The ingredients needed to make Nikujaga:
- Make ready 3 potatoes
- Prepare 2 onions
- Get 1 carrot
- Take 5 green beans (sayaingen)
- Make ready 200 g pork
- Take 100 g konnyaku
- Take 400 mg dashi broth
- Get 3 table spoons sugar
- Prepare 3 table spoon mirin
- Make ready 2 table spoons mentsuyu
- Prepare 3 table spoons soysauce
- Make ready ginger
If you like soft and fluffy, use Russet potatoes. See great recipes for Japanese Nikujaga (Sliced pork and Potatoes), Nikujaga too!
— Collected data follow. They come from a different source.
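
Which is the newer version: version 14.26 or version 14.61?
version 14.61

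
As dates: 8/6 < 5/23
False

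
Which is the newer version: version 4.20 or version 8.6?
version 8.6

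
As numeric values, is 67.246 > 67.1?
True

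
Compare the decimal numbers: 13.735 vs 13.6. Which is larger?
13.735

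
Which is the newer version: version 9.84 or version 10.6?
version 10.6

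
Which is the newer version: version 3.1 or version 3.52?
version 3.52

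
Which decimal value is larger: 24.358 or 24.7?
24.7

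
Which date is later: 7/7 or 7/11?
7/11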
Homepage > Recipes > Beef Recipes > Nikujaga Recipe (Beef and Potatoes Stewed in Savory Soy Sauce Based Dashi Broth). All Reviews for Nikujaga (Japanese-style meat and potatoes).
Instructions to make Nikujaga:
- Dice potatoes, onions and carrot into bite sizes. Slice the ginger.
- Put the diced potatoes, onions and carrots in the bottom of the pan.
- Put the pork on the vegetables in the pan. Add boiled konnnyaku on the top.
- Add dashi broth and mirin and sugar. Bring to boil and simmer them until they become soft for about 15 minutes with a drop lid.(otoshibuta)
- Add green bean (sayaingen) in the pan and simmer them all.
- Add mentsuyu and soy sauce at last in the pan.14.Turn off the heat and discard the otoshibuta. Let it stand for 30 minutes before serving.
- Serve it in the plate.
Nikujaga is not meant to be a hearty beef stew. Rather the bulk of the dish is supposed to be the potatoes while the beef is there merely to. Nikujaga does not seem typically Japanese since the main ingredients niku (meat) and jagaimo (potatoes) are historically not traditional Japanese foodstuffs. So nikujaga must be somewhat related to Tōgō. In addition to meat and potatoes, sliced onions and Nikujaga is considered to be a representative home cooking dish.